Echocardiography and CT findings play a crucial role in diagnosing and understanding the extent of the sinus of Valsalva aneurysm and its complications. Three-dimensional echocardiography has been particularly useful in delineating the anatomy of ruptured sinus of Valsalva aneurysms, especially in cases of infective endocarditis.9 Additionally, transesophageal echocardiography has been instrumental in the surgical management of pseudoaneurysms of the mitral-aortic intervalvular fibrosa with aneurysms of the right sinus of Valsalva and the left main coronary artery.10

Comparing this case to other reported cases, it is evident that the involvement of the interventricular septum due to the dissecting right sinus Valsalva aneurysm is a rare and unique occurrence. While most reported cases focus on the rupture of the sinus of Valsalva aneurysm into the right atrium or ventricle, the involvement of the interventricular septum presents distinct challenges and considerations for surgical management and treatment.
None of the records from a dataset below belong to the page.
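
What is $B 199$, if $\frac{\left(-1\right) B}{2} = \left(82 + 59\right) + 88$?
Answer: $-91142$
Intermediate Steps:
$B = -458$ ($B = - 2 \left(\left(82 + 59\right) + 88\right) = - 2 \left(141 + 88\right) = \left(-2\right) 229 = -458$)
$B 199 = \left(-458\right) 199 = -91142$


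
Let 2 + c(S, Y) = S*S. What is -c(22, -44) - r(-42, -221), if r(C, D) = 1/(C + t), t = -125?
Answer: -80493/167 ≈ -481.99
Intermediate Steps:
c(S, Y) = -2 + S**2 (c(S, Y) = -2 + S*S = -2 + S**2)
r(C, D) = 1/(-125 + C) (r(C, D) = 1/(C - 125) = 1/(-125 + C))
-c(22, -44) - r(-42, -221) = -(-2 + 22**2) - 1/(-125 - 42) = -(-2 + 484) - 1/(-167) = -1*482 - 1*(-1/167) = -482 + 1/167 = -80493/167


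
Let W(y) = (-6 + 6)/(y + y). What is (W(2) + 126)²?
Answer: 15876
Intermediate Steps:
W(y) = 0 (W(y) = 0/((2*y)) = 0*(1/(2*y)) = 0)
(W(2) + 126)² = (0 + 126)² = 126² = 15876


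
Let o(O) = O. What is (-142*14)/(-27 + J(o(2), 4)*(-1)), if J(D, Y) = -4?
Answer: 1988/23 ≈ 86.435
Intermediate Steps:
(-142*14)/(-27 + J(o(2), 4)*(-1)) = (-142*14)/(-27 - 4*(-1)) = (-71*28)/(-27 + 4) = -1988/(-23) = -1988*(-1/23) = 1988/23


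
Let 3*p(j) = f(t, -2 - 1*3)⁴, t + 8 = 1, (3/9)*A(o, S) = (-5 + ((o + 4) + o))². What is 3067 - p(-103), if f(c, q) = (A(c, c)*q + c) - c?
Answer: -43248779293808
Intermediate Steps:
A(o, S) = 3*(-1 + 2*o)² (A(o, S) = 3*(-5 + ((o + 4) + o))² = 3*(-5 + ((4 + o) + o))² = 3*(-5 + (4 + 2*o))² = 3*(-1 + 2*o)²)
t = -7 (t = -8 + 1 = -7)
f(c, q) = 3*q*(-1 + 2*c)² (f(c, q) = ((3*(-1 + 2*c)²)*q + c) - c = (3*q*(-1 + 2*c)² + c) - c = (c + 3*q*(-1 + 2*c)²) - c = 3*q*(-1 + 2*c)²)
p(j) = 43248779296875 (p(j) = (3*(-2 - 1*3)*(-1 + 2*(-7))²)⁴/3 = (3*(-2 - 3)*(-1 - 14)²)⁴/3 = (3*(-5)*(-15)²)⁴/3 = (3*(-5)*225)⁴/3 = (⅓)*(-3375)⁴ = (⅓)*129746337890625 = 43248779296875)
3067 - p(-103) = 3067 - 1*43248779296875 = 3067 - 43248779296875 = -43248779293808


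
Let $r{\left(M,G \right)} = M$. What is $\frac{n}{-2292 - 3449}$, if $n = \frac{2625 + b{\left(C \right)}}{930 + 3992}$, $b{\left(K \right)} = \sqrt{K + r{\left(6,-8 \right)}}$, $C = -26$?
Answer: $- \frac{2625}{28257202} - \frac{i \sqrt{5}}{14128601} \approx -9.2897 \cdot 10^{-5} - 1.5827 \cdot 10^{-7} i$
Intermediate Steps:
$b{\left(K \right)} = \sqrt{6 + K}$ ($b{\left(K \right)} = \sqrt{K + 6} = \sqrt{6 + K}$)
$n = \frac{2625}{4922} + \frac{i \sqrt{5}}{2461}$ ($n = \frac{2625 + \sqrt{6 - 26}}{930 + 3992} = \frac{2625 + \sqrt{-20}}{4922} = \left(2625 + 2 i \sqrt{5}\right) \frac{1}{4922} = \frac{2625}{4922} + \frac{i \sqrt{5}}{2461} \approx 0.53332 + 0.0009086 i$)
$\frac{n}{-2292 - 3449} = \frac{\frac{2625}{4922} + \frac{i \sqrt{5}}{2461}}{-2292 - 3449} = \frac{\frac{2625}{4922} + \frac{i \sqrt{5}}{2461}}{-5741} = \left(\frac{2625}{4922} + \frac{i \sqrt{5}}{2461}\right) \left(- \frac{1}{5741}\right) = - \frac{2625}{28257202} - \frac{i \sqrt{5}}{14128601}$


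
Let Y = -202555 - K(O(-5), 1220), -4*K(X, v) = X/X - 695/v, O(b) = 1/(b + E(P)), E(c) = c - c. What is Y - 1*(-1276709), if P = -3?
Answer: 1048374409/976 ≈ 1.0742e+6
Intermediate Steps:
E(c) = 0
O(b) = 1/b (O(b) = 1/(b + 0) = 1/b)
K(X, v) = -¼ + 695/(4*v) (K(X, v) = -(X/X - 695/v)/4 = -(1 - 695/v)/4 = -¼ + 695/(4*v))
Y = -197693575/976 (Y = -202555 - (695 - 1*1220)/(4*1220) = -202555 - (695 - 1220)/(4*1220) = -202555 - (-525)/(4*1220) = -202555 - 1*(-105/976) = -202555 + 105/976 = -197693575/976 ≈ -2.0256e+5)
Y - 1*(-1276709) = -197693575/976 - 1*(-1276709) = -197693575/976 + 1276709 = 1048374409/976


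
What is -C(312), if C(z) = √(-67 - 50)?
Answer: -3*I*√13 ≈ -10.817*I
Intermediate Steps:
C(z) = 3*I*√13 (C(z) = √(-117) = 3*I*√13)
-C(312) = -3*I*√13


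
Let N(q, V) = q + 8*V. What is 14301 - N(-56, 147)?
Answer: 13181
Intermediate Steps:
14301 - N(-56, 147) = 14301 - (-56 + 8*147) = 14301 - (-56 + 1176) = 14301 - 1*1120 = 14301 - 1120 = 13181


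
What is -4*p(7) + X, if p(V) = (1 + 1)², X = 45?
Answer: 29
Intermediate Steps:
p(V) = 4 (p(V) = 2² = 4)
-4*p(7) + X = -4*4 + 45 = -16 + 45 = 29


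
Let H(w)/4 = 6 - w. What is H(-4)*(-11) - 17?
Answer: -457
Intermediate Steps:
H(w) = 24 - 4*w (H(w) = 4*(6 - w) = 24 - 4*w)
H(-4)*(-11) - 17 = (24 - 4*(-4))*(-11) - 17 = (24 + 16)*(-11) - 17 = 40*(-11) - 17 = -440 - 17 = -457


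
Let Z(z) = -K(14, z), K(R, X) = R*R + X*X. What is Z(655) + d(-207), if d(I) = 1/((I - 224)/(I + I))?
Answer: -184993837/431 ≈ -4.2922e+5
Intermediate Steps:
K(R, X) = R² + X²
d(I) = 2*I/(-224 + I) (d(I) = 1/((-224 + I)/((2*I))) = 1/((-224 + I)*(1/(2*I))) = 1/((-224 + I)/(2*I)) = 2*I/(-224 + I))
Z(z) = -196 - z² (Z(z) = -(14² + z²) = -(196 + z²) = -196 - z²)
Z(655) + d(-207) = (-196 - 1*655²) + 2*(-207)/(-224 - 207) = (-196 - 1*429025) + 2*(-207)/(-431) = (-196 - 429025) + 2*(-207)*(-1/431) = -429221 + 414/431 = -184993837/431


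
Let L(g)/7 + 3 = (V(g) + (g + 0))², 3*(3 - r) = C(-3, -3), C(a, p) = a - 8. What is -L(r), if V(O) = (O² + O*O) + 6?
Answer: -5846071/81 ≈ -72174.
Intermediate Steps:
C(a, p) = -8 + a
V(O) = 6 + 2*O² (V(O) = (O² + O²) + 6 = 2*O² + 6 = 6 + 2*O²)
r = 20/3 (r = 3 - (-8 - 3)/3 = 3 - ⅓*(-11) = 3 + 11/3 = 20/3 ≈ 6.6667)
L(g) = -21 + 7*(6 + g + 2*g²)² (L(g) = -21 + 7*((6 + 2*g²) + (g + 0))² = -21 + 7*((6 + 2*g²) + g)² = -21 + 7*(6 + g + 2*g²)²)
-L(r) = -(-21 + 7*(6 + 20/3 + 2*(20/3)²)²) = -(-21 + 7*(6 + 20/3 + 2*(400/9))²) = -(-21 + 7*(6 + 20/3 + 800/9)²) = -(-21 + 7*(914/9)²) = -(-21 + 7*(835396/81)) = -(-21 + 5847772/81) = -1*5846071/81 = -5846071/81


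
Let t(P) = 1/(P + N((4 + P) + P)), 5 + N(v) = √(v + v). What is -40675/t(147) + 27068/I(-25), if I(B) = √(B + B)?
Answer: -5775850 - 81350*√149 - 13534*I*√2/5 ≈ -6.7689e+6 - 3828.0*I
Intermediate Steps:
N(v) = -5 + √2*√v (N(v) = -5 + √(v + v) = -5 + √(2*v) = -5 + √2*√v)
I(B) = √2*√B (I(B) = √(2*B) = √2*√B)
t(P) = 1/(-5 + P + √2*√(4 + 2*P)) (t(P) = 1/(P + (-5 + √2*√((4 + P) + P))) = 1/(P + (-5 + √2*√(4 + 2*P))) = 1/(-5 + P + √2*√(4 + 2*P)))
-40675/t(147) + 27068/I(-25) = -(5775850 + 81350*√(2 + 147)) + 27068/((√2*√(-25))) = -(5775850 + 81350*√149) + 27068/((√2*(5*I))) = -(5775850 + 81350*√149) + 27068/((5*I*√2)) = -40675*(142 + 2*√149) + 27068*(-I*√2/10) = (-5775850 - 81350*√149) - 13534*I*√2/5 = -5775850 - 81350*√149 - 13534*I*√2/5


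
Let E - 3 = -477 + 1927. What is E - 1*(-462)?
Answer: 1915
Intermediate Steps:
E = 1453 (E = 3 + (-477 + 1927) = 3 + 1450 = 1453)
E - 1*(-462) = 1453 - 1*(-462) = 1453 + 462 = 1915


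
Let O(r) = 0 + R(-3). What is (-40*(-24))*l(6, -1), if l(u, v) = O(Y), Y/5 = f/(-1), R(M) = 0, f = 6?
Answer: 0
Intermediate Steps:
Y = -30 (Y = 5*(6/(-1)) = 5*(6*(-1)) = 5*(-6) = -30)
O(r) = 0 (O(r) = 0 + 0 = 0)
l(u, v) = 0
(-40*(-24))*l(6, -1) = -40*(-24)*0 = 960*0 = 0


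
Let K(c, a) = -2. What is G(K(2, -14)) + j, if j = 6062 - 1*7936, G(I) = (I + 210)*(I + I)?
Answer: -2706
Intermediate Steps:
G(I) = 2*I*(210 + I) (G(I) = (210 + I)*(2*I) = 2*I*(210 + I))
j = -1874 (j = 6062 - 7936 = -1874)
G(K(2, -14)) + j = 2*(-2)*(210 - 2) - 1874 = 2*(-2)*208 - 1874 = -832 - 1874 = -2706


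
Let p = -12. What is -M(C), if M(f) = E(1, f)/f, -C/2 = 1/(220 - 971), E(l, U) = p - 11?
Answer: 17273/2 ≈ 8636.5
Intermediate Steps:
E(l, U) = -23 (E(l, U) = -12 - 11 = -23)
C = 2/751 (C = -2/(220 - 971) = -2/(-751) = -2*(-1/751) = 2/751 ≈ 0.0026631)
M(f) = -23/f
-M(C) = -(-23)/2/751 = -(-23)*751/2 = -1*(-17273/2) = 17273/2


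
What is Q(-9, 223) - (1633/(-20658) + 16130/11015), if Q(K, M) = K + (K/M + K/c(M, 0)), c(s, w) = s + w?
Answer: -106215968957/10148635002 ≈ -10.466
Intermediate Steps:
Q(K, M) = K + 2*K/M (Q(K, M) = K + (K/M + K/(M + 0)) = K + (K/M + K/M) = K + 2*K/M)
Q(-9, 223) - (1633/(-20658) + 16130/11015) = -9*(2 + 223)/223 - (1633/(-20658) + 16130/11015) = -9*1/223*225 - (1633*(-1/20658) + 16130*(1/11015)) = -2025/223 - (-1633/20658 + 3226/2203) = -2025/223 - 1*63045209/45509574 = -2025/223 - 63045209/45509574 = -106215968957/10148635002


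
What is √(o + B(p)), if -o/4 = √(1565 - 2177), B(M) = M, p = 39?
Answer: √(39 - 24*I*√17) ≈ 8.5253 - 5.8036*I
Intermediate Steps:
o = -24*I*√17 (o = -4*√(1565 - 2177) = -24*I*√17 ≈ -98.955*I)
√(o + B(p)) = √(-24*I*√17 + 39) = √(39 - 24*I*√17)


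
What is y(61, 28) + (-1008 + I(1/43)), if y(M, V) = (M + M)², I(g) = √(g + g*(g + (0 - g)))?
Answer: 13876 + √43/43 ≈ 13876.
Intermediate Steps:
I(g) = √g (I(g) = √(g + g*(g - g)) = √(g + g*0) = √(g + 0) = √g)
y(M, V) = 4*M² (y(M, V) = (2*M)² = 4*M²)
y(61, 28) + (-1008 + I(1/43)) = 4*61² + (-1008 + √(1/43)) = 4*3721 + (-1008 + √(1/43)) = 14884 + (-1008 + √43/43) = 13876 + √43/43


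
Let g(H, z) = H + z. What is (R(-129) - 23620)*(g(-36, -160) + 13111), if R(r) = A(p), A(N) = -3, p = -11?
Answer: -305091045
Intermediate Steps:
R(r) = -3
(R(-129) - 23620)*(g(-36, -160) + 13111) = (-3 - 23620)*((-36 - 160) + 13111) = -23623*(-196 + 13111) = -23623*12915 = -305091045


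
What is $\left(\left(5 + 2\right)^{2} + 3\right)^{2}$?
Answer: $2704$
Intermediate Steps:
$\left(\left(5 + 2\right)^{2} + 3\right)^{2} = \left(7^{2} + 3\right)^{2} = \left(49 + 3\right)^{2} = 52^{2} = 2704$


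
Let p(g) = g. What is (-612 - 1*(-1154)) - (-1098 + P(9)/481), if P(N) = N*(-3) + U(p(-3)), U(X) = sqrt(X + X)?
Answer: 788867/481 - I*sqrt(6)/481 ≈ 1640.1 - 0.0050925*I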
The rarity of this presentation underscores the importance of comprehensive imaging and diagnostic modalities to accurately assess the extent of the aneurysm and its complications.11

Conclusion

The case of a sinus Valsalva aneurysm dissecting into the interventricular septum due to infective endocarditis is a rare and complex condition that requires multidisciplinary management involving cardiology, cardiac surgery, and imaging specialists. The unique nature of this case highlights the need for further research and comprehensive reporting of similar cases to enhance our understanding and management of this rare cardiac anomaly.

Consent

Written informed consent was obtained from the patient’s family to have the case details and any accompanying images published.

Funding

There is no funding to report.

Disclosure

The authors report no conflicts of interest in this work.